Regarding elasticsearch rolling upgrades

Hi,

We are trying to upgrade our elasticsearch cluster from 7.17 to 8.X and we will have to do it in a rolling fashion.

I found the below documentation thats for 7.x version.

  1. Do we not have similar doc for 8.x or is this still valid for upgrade to 8.x?
  2. As per this doc, we disable shard allocation before stopping a node. So if some new data gets indexed on to this node before we stop it for upgrade - doesn't this create a primary down situation/RED state when we stop the node?

Hi,

Regarding your question about shard allocation, when you disable shard allocation before stopping a node, Elasticsearch will not allocate any new shards to that node, and it will not relocate any shards away from that node. This means that if new data gets indexed into the cluster while shard allocation is disabled, the new shards will be allocated to the other nodes in the cluster, not the one you're about to stop.

Regards

Doesnt look like this is the case. As per documentation "cluster.routing.allocation.enable": "primaries" means 'Allows shard allocation only for primary shards'. This is a cluster wide setting and does not have node specific configurations. Thus there is still possibility of new primaries getting created at the target node.
Let me know if Im mistaking something here. Thanks for the response.

Hi,

if you have the necessary storage you can:

Evacuate the node: Use Elasticsearch's Cluster Update Settings API to set cluster.routing.allocation.exclude._ip or cluster.routing.allocation.exclude._name to the IP or name of the node you want to evacuate. This will start the process of relocating shards from that node to other nodes in the cluster.
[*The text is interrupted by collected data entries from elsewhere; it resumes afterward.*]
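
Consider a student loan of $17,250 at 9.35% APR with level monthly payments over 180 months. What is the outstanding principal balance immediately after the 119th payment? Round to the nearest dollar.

With monthly rate i = 9.35%/12 = 0.0077917, the balance after k of n payments is P · [(1+i)^n − (1+i)^k] / [(1+i)^n − 1].
(1+0.0077917)^180 = 4.04331262 and (1+0.0077917)^119 = 2.51837723, so the balance is 17,250 × (4.04331262 − 2.51837723) / (4.04331262 − 1) = $8,643.59.

$8,644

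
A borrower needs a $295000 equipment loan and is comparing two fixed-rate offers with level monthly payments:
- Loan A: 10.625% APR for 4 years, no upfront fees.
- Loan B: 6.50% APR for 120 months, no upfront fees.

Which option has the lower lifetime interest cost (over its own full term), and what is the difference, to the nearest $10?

Loan A: at 10.625% the monthly rate is 0.0088542, so the payment is 295,000 × 0.0088542 / (1 − 1.0088542^−48) = $7,570.82.
Total interest on Loan A = 48 × $7,570.82 − $295,000 = $68,399.36.
Loan B: at 6.50% the monthly rate is 0.0054167, so the payment is 295,000 × 0.0054167 / (1 − 1.0054167^−120) = $3,349.67.
Total interest on Loan B = 120 × $3,349.67 − $295,000 = $106,960.40.
Loan A is lower by $38,561.04.

Loan A by $38,560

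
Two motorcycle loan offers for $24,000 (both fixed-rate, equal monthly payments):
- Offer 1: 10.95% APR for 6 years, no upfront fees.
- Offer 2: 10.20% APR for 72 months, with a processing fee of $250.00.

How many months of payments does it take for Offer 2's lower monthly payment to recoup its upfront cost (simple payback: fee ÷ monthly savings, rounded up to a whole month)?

28 months

Offer 1: monthly rate = 10.95%/12 = 0.0091250; payment = 24,000 × 0.0091250 / (1 − (1+0.0091250)^−72) = $456.20.
Offer 2: at 10.20% the monthly rate is 0.0085000, so the payment is 24,000 × 0.0085000 / (1 − 1.0085000^−72) = $447.04.
Monthly savings = $456.20 − $447.04 = $9.16.
Break-even = $250.00 / $9.16 = 27.29 → 28 months.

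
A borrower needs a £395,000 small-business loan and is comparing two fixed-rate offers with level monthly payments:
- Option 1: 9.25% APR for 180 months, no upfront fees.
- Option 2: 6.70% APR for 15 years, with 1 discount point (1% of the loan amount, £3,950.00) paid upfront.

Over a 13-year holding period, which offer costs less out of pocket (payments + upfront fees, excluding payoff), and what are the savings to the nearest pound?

Option 2 by £86,664

Option 1: at 9.25% the monthly rate is 0.0077083, so the payment is 395,000 × 0.0077083 / (1 − 1.0077083^−180) = £4,065.31.
Option 2: monthly rate = 6.7%/12 = 0.0055833; payment = 395,000 × 0.0055833 / (1 − (1+0.0055833)^−180) = £3,484.45.
Over 156 months: Option 1 costs 156 × £4,065.31 = £634,188.36; Option 2 costs 156 × £3,484.45 + £3,950.00 = £547,524.20.
Option 2 is cheaper by £634,188.36 − £547,524.20 = £86,664.16.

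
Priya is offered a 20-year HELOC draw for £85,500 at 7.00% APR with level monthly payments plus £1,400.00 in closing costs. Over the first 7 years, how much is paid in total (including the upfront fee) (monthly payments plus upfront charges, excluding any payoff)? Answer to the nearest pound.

£57,082

Monthly rate = 7%/12 = 0.0058333; payment = 85,500 × 0.0058333 / (1 − (1+0.0058333)^−240) = £662.88.
Total outlay = 84 × £662.88 + £1,400.00 = £57,081.92.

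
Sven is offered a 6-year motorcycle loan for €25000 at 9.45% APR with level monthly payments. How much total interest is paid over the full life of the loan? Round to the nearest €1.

Monthly rate = 9.45%/12 = 0.0078750; payment = 25,000 × 0.0078750 / (1 − (1+0.0078750)^−72) = €456.24.
Total paid = 72 × €456.24 = €32,849.28; interest = €32,849.28 − €25,000 = €7,849.28.

€7,849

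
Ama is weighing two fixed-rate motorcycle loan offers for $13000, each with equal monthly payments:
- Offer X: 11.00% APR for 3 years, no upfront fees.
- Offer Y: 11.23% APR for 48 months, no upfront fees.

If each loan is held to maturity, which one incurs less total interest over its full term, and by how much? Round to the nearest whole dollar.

Offer X: monthly rate = 11%/12 = 0.0091667; payment = 13,000 × 0.0091667 / (1 − (1+0.0091667)^−36) = $425.60.
Total interest on Offer X = 36 × $425.60 − $13,000 = $2,321.60.
Offer Y: at 11.23% the monthly rate is 0.0093583, so the payment is 13,000 × 0.0093583 / (1 − 1.0093583^−48) = $337.45.
Total interest on Offer Y = 48 × $337.45 − $13,000 = $3,197.60.
Offer X is lower by $876.00.

Offer X by $876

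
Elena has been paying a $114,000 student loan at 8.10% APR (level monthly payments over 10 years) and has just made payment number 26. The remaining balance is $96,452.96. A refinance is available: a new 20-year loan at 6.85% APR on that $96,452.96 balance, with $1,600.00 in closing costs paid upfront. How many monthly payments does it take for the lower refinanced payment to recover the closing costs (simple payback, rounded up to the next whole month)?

Current payment = 114,000 × 8.1%/12 / (1 − (1+0.0067500)^−120) = $1,389.17.
Refinanced payment = 96,452.96 × 0.0057083 / (1 − (1+0.0057083)^−240) = $739.14.
Monthly savings = $1,389.17 − $739.14 = $650.03.
Break-even = $1,600.00 / $650.03 = 2.46 → 3 months.

3 months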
Wait for the node to be evacuated : You can monitor the progress by checking the relocating_shards field in the _cluster/health API

Stop the node

Upgrade and restart the node

Re-include the node

PUT /_cluster/settings
{
"transient": {
"cluster.routing.allocation.exclude._ip": null
}
}

Regards

I see. However, this is not something thats recommended by elastic to do during an upgrade and its not mentioned as part of the docs they have. One of the problems I see with it is that it creates unnecessary IO - which is something we are recommended to avoid during an upgrade scenario.
Just wondering how the mentioned RED index situation is avoided as per the official rolling upgrade doc.

I don't think that you can avoid the scenario you described, by setting allocation to just primaries and a new index being created on the exact moment when the node is turned-off.

However, this seems to be an edge case, I'm also not sure this would happen or how to replicate this scenario, there are too many things that would need to happen on the same time for this to lead to a RED cluster.

But only someone from Elastic which more in deep knowledge of how things work internally can give a definitive answer.

In my opinion you should not worry much about this happening.

You can also follow the optional recommendation of turning off ingestion durante the rolling upgrade process if you want.

You also do not need to exclude a node from allocation for the olling upgrade process, this is not recommended since it may take a long time to empty each node and them fill them up again.